Jerry Coyne continues to obsess about free will, as he responds to a short book entitled, Free: Why Science Hasn’t Disproved Free Will.
What’s clear to me is that Coyne’s version of naturalistic atheism is incompatible with libertarian free will, thus he rejects the latter. You can see the incompatibility at work in Coyne’s mind:
If you are going to promulgate the idea that at a given point in time you can really make “alternative decisions”—decisions that you (rather than an errant electron) decide, then you are suggesting that humans can flout the laws of physics. This is magic.
While some people punt and say that you can have contracausal free will without flouting those laws, I don’t see how that’s possible. Such an attitude is profoundly anti-naturalistic given that are brains are made of molecules.
But Mele’s “ambitious free will” does flout the laws of physics, and in that sense the jury, which is physics, has already decided against it.
Of course, if naturalism/atheism are incompatible with libertarian free will, then that means my life-long, massive, direct experience with libertarian free will is evidence against naturalism/atheism.
Coyne is constantly flustered by the existence of the compatibilists. Yet perhaps our experience with free will is so strong that compatibilists exist mainly to prevent people from reaching the conclusion that naturalism/atheism are incompatible with free will. Take away the compatibilists and people will have to choose between the abstract, cloudy position of naturalism or their concrete experience with free will.
Anyway, Coyne’s response to the book is interesting:
I wasn’t impressed with the book. Mele does point out a few alternative interpretations to experiments like Benjamin Libet’s which apparently show that some decisions can be predicted with accuracy of up to 80% by brain-scanning as far as ten seconds before the actor is conscious of having made a decision. Some of Mele’s criticisms are useful, while others are not. Mele’s main objection is that the real decisions we make are based on rational pondering and consideration, and these decisions are very different from the simple binary choices predicted by brain-scanning studies. To that I reply “so what”?

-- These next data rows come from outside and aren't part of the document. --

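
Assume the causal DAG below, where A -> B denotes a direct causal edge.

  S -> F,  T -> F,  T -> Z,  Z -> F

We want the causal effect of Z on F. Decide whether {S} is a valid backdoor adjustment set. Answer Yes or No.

Backdoor paths from Z to F (paths whose first edge points into Z):
  P1: Z <- T -> F
Condition 1 (no descendant of Z in the set): holds — descendants of Z are {F}; none are in {S}.
Condition 2 (every backdoor path blocked by {S}):
  P1: open — no interior node is in the conditioning set.
{S} does not satisfy the backdoor criterion.

No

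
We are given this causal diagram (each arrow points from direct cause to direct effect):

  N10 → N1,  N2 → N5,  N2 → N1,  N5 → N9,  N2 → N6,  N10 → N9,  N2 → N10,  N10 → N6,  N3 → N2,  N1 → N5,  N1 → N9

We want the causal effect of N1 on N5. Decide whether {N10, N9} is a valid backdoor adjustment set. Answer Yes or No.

Backdoor paths from N1 to N5 (paths whose first edge points into N1):
  P1: N1 <- N2 -> N10 -> N9 <- N5
  P2: N1 <- N2 -> N5
  P3: N1 <- N2 -> N6 <- N10 -> N9 <- N5
  P4: N1 <- N10 <- N2 -> N5
  P5: N1 <- N10 -> N6 <- N2 -> N5
  P6: N1 <- N10 -> N9 <- N5
Condition 1 (no descendant of N1 in the set): FAILS — N9 is a descendant of N1.
Condition 2 (every backdoor path blocked by {N10, N9}):
  P1: blocked at chain node N10 ∈ conditioning set.
  P2: open — no interior node is in the conditioning set.
  P3: blocked at collider N6 (neither it nor any descendant is in the conditioning set).
  P4: blocked at chain node N10 ∈ conditioning set.
  P5: blocked at fork node N10 ∈ conditioning set.
  P6: blocked at fork node N10 ∈ conditioning set.
{N10, N9} does not satisfy the backdoor criterion.

No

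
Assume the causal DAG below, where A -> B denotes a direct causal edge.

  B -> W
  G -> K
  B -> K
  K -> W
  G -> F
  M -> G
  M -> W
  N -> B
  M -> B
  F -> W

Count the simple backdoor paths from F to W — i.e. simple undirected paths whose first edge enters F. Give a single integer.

6

A backdoor path from F to W is any simple undirected path whose first edge points into F (i.e. leaves F via a parent).
Parents of F: {G}.
Enumerating:
  P1: F <- G <- M -> B -> K -> W
  P2: F <- G <- M -> B -> W
  P3: F <- G <- M -> W
  P4: F <- G -> K <- B <- M -> W
  P5: F <- G -> K <- B -> W
  P6: F <- G -> K -> W
That exhausts the simple backdoor paths. Count: 6.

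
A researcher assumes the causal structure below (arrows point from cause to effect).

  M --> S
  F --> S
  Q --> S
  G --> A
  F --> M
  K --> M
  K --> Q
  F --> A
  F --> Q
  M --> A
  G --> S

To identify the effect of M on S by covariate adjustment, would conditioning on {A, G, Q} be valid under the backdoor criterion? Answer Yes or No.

Backdoor paths from M to S (paths whose first edge points into M):
  P1: M <- K -> Q <- F -> A <- G -> S
  P2: M <- K -> Q <- F -> S
  P3: M <- K -> Q -> S
  P4: M <- F -> A <- G -> S
  P5: M <- F -> Q -> S
  P6: M <- F -> S
Condition 1 (no descendant of M in the set): FAILS — A is a descendant of M.
Condition 2 (every backdoor path blocked by {A, G, Q}):
  P1: blocked at fork node G ∈ conditioning set.
  P2: open — collider(s) Q are conditioned on (or have a conditioned descendant) and no non-collider on the path is in the set.
  P3: blocked at chain node Q ∈ conditioning set.
  P4: blocked at fork node G ∈ conditioning set.
  P5: blocked at chain node Q ∈ conditioning set.
  P6: open — no interior node is in the conditioning set.
{A, G, Q} does not satisfy the backdoor criterion.

No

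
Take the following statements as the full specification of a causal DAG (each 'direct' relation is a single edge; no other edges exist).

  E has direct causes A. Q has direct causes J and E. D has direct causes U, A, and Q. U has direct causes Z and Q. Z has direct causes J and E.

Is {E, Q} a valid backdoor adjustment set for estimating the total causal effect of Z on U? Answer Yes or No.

Backdoor paths from Z to U (paths whose first edge points into Z):
  P1: Z <- E <- A -> D <- Q -> U
  P2: Z <- E <- A -> D <- U
  P3: Z <- E -> Q -> U
  P4: Z <- E -> Q -> D <- U
  P5: Z <- J -> Q <- E <- A -> D <- U
  P6: Z <- J -> Q -> U
  P7: Z <- J -> Q -> D <- U
Condition 1 (no descendant of Z in the set): holds — descendants of Z are {D, U}; none are in {E, Q}.
Condition 2 (every backdoor path blocked by {E, Q}):
  P1: blocked at chain node E ∈ conditioning set.
  P2: blocked at chain node E ∈ conditioning set.
  P3: blocked at fork node E ∈ conditioning set.
  P4: blocked at fork node E ∈ conditioning set.
  P5: blocked at chain node E ∈ conditioning set.
  P6: blocked at chain node Q ∈ conditioning set.
  P7: blocked at chain node Q ∈ conditioning set.
{E, Q} satisfies the backdoor criterion.

Yes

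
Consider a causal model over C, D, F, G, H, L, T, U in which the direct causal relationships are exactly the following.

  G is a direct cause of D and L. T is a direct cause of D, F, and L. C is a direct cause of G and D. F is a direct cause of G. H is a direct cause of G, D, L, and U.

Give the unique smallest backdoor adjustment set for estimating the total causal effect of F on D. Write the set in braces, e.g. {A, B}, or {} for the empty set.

Variables eligible for adjustment (non-descendants of F, excluding F and D): {C, H, T, U}.
Backdoor paths from F to D:
  P1: F <- T -> D
  P2: F <- T -> L <- H -> G <- C -> D
  P3: F <- T -> L <- H -> G -> D
  P4: F <- T -> L <- H -> D
  P5: F <- T -> L <- G <- C -> D
  P6: F <- T -> L <- G <- H -> D
  P7: F <- T -> L <- G -> D
The empty set is not sufficient: P1 (F <- T -> D) has no collider blocking it and no conditioned non-collider, so it is open.
Try {T}:
  P1: blocked at fork node T ∈ conditioning set.
  P2: blocked at fork node T ∈ conditioning set.
  P3: blocked at fork node T ∈ conditioning set.
  P4: blocked at fork node T ∈ conditioning set.
  P5: blocked at fork node T ∈ conditioning set.
  P6: blocked at fork node T ∈ conditioning set.
  P7: blocked at fork node T ∈ conditioning set.
{T} contains no descendant of F and blocks every backdoor path.
No other singleton works — e.g. {C} leaves P1 open — so {T} is the unique smallest valid adjustment set.

{T}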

What a weak reply. So what? It means that such studies don’t measure what they claim to be measuring. A simply binary choice is not the essence of reason. For example, when social justice actvists assert that a hate crime has been committed, I will have to rely on reason to assess the claim and reach a judgment about the liklihood of its veracity. In doing so, my brain behaves differently than when I choose heads or tails during a coin flip.
Take me writing this blog post about this topic instead of something else and posting it when I did using the words that I chose to make the points I chose to highlight. According to determinists like Coyne, if we were to replay the tape of life a million times, in each and every one of those million playbacks, I would choose to write and post the identical thing. In other words, I would not be responsible for this posting and its claims/words.
Sorry, but that does not strike me as a true or enlightened position.